Linkous, who writes the songs and plays numerous instruments, sings in the same dry, ragged voice that he had on 1999’s major-label debut Good Morning Spider. But this time, the music is even more haunted. The brittle keyboards and violins make for the sound of an Appalachian funeral. It’s the O Brother, Where Art Thou? for the modern death-obsessed introvert. Linkous, a clearly well-connected loner, is joined by the likes of Tom Waits, who grumbles unintelligibly through the clunker ”Dog Door,” and the Cardigans’ Nina Persson, who offsets Linkous’ voice with hearth-like harmonies. PJ Harvey helps raise the roof on ”Piano Fire,” which scrapes and clatters like great scuzz rock should. They’re all like friends who drop by Linkous’ basement, say hi, and then quickly depart.

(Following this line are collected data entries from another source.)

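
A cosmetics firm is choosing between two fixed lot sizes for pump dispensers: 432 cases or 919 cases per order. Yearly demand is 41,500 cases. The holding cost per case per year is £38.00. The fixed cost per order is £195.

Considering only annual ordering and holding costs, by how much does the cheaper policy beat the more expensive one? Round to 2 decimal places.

£673.87

Annual cost at Q: ordering D·S/Q plus holding Q·H/2.
TC(432) = (41,500/432)×195 + (432/2)×38 = £26,940.64
TC(919) = (41,500/919)×195 + (919/2)×38 = £26,266.77
Lots of 919 are cheaper by £673.87.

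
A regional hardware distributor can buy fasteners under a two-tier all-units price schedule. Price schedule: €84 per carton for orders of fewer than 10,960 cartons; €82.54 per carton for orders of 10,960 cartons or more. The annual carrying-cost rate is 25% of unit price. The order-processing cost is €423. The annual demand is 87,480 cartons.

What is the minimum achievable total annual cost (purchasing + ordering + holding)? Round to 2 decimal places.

€7,337,055.28

H₁ = 25%×€84 = €21.0000;  H₂ = 25%×€82.54 = €20.6350
EOQ₁ = √(2×87,480×423/21.0000) = 1,877.28  (< 10,960, feasible at tier 1)
EOQ₂ = √(2×87,480×423/20.6350) = 1,893.81  (< 10,960 → use Q = 10,960 at tier-2 price)
TC(tier 1 (EOQ₁), Q≈1,877.3) = €7,387,742.96
TC(tier 2, Q≈10,960.0) = €7,337,055.28
Minimum at tier 2: €7,337,055.28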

And who can blame them? In the grand tradition of pop kooks, Linkous has a gift for visual lyrics flecked with Blair Witch eeriness: Was there a murder that led to blood ”rushing up the stairs” in ”King of Nails”? What’s with the cat asleep on his chest, ”stealing my breath,” in ”Eyepennies”? Or the snakes, ”sunken barges,” and ”graves of cats” that litter the other songs? It’s revealing that the album’s most emotionally direct song, a lament for dissipated love called ”Morning Hollow,” is a hidden track. For Linkous, as with his unorthodox predecessors, feelings can be as painful as popularity.